The history tells that Grana cheese of the Pianura Padana was born in 1134 in Chiaravalle abbey, a few kms at the south of Milan. It was produced in specific boilers inside the Monasteries that can be considered as the first cheese factories. The Monks called it “caseus vetus”, meaning old cheese. The population, that didn’t have any familiarity with Latin, gave it another name, deriving from the cheese’s particular paste, compact but grainy. That’s how the name of the Grana cheese or simply Grana was born. The most mentioned Granas are the lodesano or lodigiano, considered by many as the oldest, the Milanese, the Parmigiano, the Piacentino and the Mantovano.
GRANA PADANO WHEELS
The turning point in the cheese production dates back to 1951. In Stresa, in that year’s June, specialists and operators working in the dairy sector signed an “Agreement” where they established a series of norms about cheese denominations and indications about their characteristics. On that occasion a distinction was made: “Grana Lodigiano” cheese, that later became Grana Padano, and “Parmigiano Reggiano” cheese. It was not until the 10th April 1954 that Italy established a few norms about the “safeguard of the Denominations of the typical origins of the cheeses”, and the consecutive 18th June the Consortium for the Grana Padano cheese safeguard was born.

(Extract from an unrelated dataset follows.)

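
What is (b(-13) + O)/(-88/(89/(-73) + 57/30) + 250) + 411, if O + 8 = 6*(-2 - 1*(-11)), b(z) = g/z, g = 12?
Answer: 160462336/390065 ≈ 411.37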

The 30th October 1955 was issued a Decree (n. 1269) by the President of the Republic about the “Safeguard of designations of origin and typical designations of cheeses (…) concerning the sale of designation of origin cheeses and typical designation cheeses varieties in packaged pieces”, Grana Padano included. In 1966 it obtained the accreditation of Protected Designation Origin by the European Union. Following the mutated regime after this accreditation, the control’s functions – that consist in the examination of the existence of the conditions established by the Production disciplinary with the aim of giving the product the right to have the rhomboidal brand, that is the badge of the PDO Grana Padano Denomination.